Tips for the Interviewing Au Pair Candidates
We understand that the interviewing / matching process can be stressful. We reached out to a few of our experts, who have had au pairs themselves, to share some tips for interviewing candidates.
1. Be open and honest during your interviews
When interviewing candidates, you should be open and honest about the good, the bad, and the ugly with your family. You are interviewing the candidate for your family, but they also want to make sure that your family is a right fit for them. Au pairs cannot make sure they are a right fit and handle any concerns if they are not aware. Being honest will help you have a more successful program!
2. Complete your household guide
Our household guide is an essential piece of the puzzle. We provide you with the template, all you have to do is fill in the blanks with your family’s information. This guide will help you with topics to discuss during your interview.
3. Make sure you ask questions that will give you a thorough understanding of their experience
Au pairs go through a rigorous check to make sure that they fulfill all of the program requirements. However, that does not mean that they fulfill all of the requirements that you are looking for in your au pair. Make sure you ask follow up questions that will help you determine if they will meet your requirements. Ask open-ended questions and have candid conversations. We recommend saving the tougher questions for the second call.
Example: If you need someone with a lot of driving experience, make sure you ask about how often they drive, what the roads are like where they drive, etc.
4. Have multiple interviews with your potential au pair
You had a great first interview with an au pair candidate, now what? We recommend having 2-3 conversations with an au pair before matching. Your first call should be an introductory call to get to know the au pair candidate, ask simple questions, and to get a feel for if they might be a good fit for your family. If you think they might be, we recommend getting more in-depth on your second and third interview. Ask more detailed questions for specific requirements you have, share your schedule, rules, etc. We recommend having your child/children join the second or third interview. This gives them a chance to interact with each other.
5. Communication is key
Always conduct your interviews in English, even if you speak their native language. Au pairs English language level varies from candidate to candidate, so it’s important that you interview them in English to get a better understanding of how advanced their English is. Remember, English is often a second or third language for your candidates. Make sure you speak slowly, clearly, and give them a change to think about their response before answering. Speaking a different language can be stressful for your candidate.

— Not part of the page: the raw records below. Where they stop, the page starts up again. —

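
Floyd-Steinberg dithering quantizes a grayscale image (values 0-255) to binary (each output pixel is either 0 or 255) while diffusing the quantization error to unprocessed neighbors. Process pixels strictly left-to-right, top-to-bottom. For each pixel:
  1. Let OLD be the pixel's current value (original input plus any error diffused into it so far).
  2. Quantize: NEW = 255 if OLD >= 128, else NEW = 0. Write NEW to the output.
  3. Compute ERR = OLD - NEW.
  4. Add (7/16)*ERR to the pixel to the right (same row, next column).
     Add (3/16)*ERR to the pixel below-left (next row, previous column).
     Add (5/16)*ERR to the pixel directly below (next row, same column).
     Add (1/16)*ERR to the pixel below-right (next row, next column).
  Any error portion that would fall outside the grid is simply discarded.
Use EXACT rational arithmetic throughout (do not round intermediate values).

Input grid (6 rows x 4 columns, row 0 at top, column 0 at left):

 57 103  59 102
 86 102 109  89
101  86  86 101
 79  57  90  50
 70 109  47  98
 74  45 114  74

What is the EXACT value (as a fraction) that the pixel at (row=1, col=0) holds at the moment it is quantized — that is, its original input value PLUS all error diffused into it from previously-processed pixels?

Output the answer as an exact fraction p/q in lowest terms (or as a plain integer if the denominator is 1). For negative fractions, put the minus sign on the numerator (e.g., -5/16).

(0,0): OLD=57 → NEW=0, ERR=57
(0,1): OLD=2047/16 → NEW=0, ERR=2047/16
(0,2): OLD=29433/256 → NEW=0, ERR=29433/256
(0,3): OLD=623823/4096 → NEW=255, ERR=-420657/4096
(1,0): OLD=32717/256 → NEW=0, ERR=32717/256
Target (1,0): original=86, with diffused error = 32717/256

Answer: 32717/256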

Use video calls whenever possible because it allows you to read body language and facial expressions. Candidates typically have an easier time understanding the conversation when they can see you during your conversation.
6. Let the au pairs interview your family!
You are interviewing the candidate for your family, but they also want to make sure that your family is a right fit for them. Make sure you give your candidates a chance to ask you questions and learn more about your family, community, etc.! You might also consider sharing the contact information for your current au pair / childcare provider so your candidate can reach out to them too.
7. There is no common sense, there is cultural sense!
It is important to remember that every country is different when it comes to culture, traditions, and everyday life.
Considerations for if it’s a good time to get an au pair:
Big life changes, like a divorce or separation, is not the right time to get an au pair. Wait until the dust has settled and your home is more stable to welcome an exchange visitor.